Verifying the Upgrade
You can verify the patching of Portal Server Secure Remote Access packages to Release 5 using the following command:
See Table 16-4 for output values.
You can also check the upgrade log files at:
/var/sadm/install/logs/Sun_Java_System_Portal_Server_upagrede.log
Post-Upgrade Tasks
There are no post-upgrade tasks required when upgrading Portal Server Secure Remote Access to Release 5.
Rolling Back the Upgrade (Solaris)
This section describes considerations that impact the upgrade rollback procedure for Portal Server Secure Remote Access followed by the procedure itself.

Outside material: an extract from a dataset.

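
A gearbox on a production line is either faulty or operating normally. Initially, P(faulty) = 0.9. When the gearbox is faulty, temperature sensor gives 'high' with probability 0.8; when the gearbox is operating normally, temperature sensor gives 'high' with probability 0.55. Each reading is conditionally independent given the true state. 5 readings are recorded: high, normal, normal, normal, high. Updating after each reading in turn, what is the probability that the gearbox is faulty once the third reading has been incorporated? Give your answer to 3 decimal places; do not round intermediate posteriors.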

Rollback Considerations (Solaris)
The procedure for rolling back the upgrade to Release 5 consists of reverting back to the IFR installation at PortalServer7-base.
Rollback Procedure (Solaris)
- Log in as root or become superuser.
su -
- Restore Directory Server to the state it was in before upgrade.
Use the Directory Server backup/restore command line and GUI utilities. See the Directory Server Backup and Restore chapter of the Sun Java System Directory Server Enterprise Edition 6.0 Administration Guide, http://docs.sun.com/doc/819-0995.
- Back out the Portal Server 7.1 patch in Table 16-5.
patchrm patch_ID
Rolling Back the Upgrade (Linux)
On the Linux platform there is no procedure for rolling back the upgrade.
Multiple Instance Upgrades
In some deployment architectures Portal Server Secure Remote Access is deployed on multiple computer systems to provide for scalability and to improve availability. For example, you might have Portal Server Secure Remote Access components running on multiple computers with a load balancer to distribute the load.
In the case of load-balanced instances of Portal Server Secure Remote Access, you can perform a rolling upgrade in which you upgrade the Portal Server Secure Remote Access instances sequentially without interrupting service. You upgrade each instance of Portal Server Secure Remote Access while the others remain running. You perform the upgrade of each instance as described in Portal Server Secure Remote Access IFR 7.0 Upgrade.
When performing multiple instance upgrades from IFR Portal Server Secure Remote Access, use the procedure documented in Multiple Instance Upgrades, except replace “Release 4” with “IFR” wherever Release 4 is referenced. You must also upgrade Access Manager, as described in Step 1.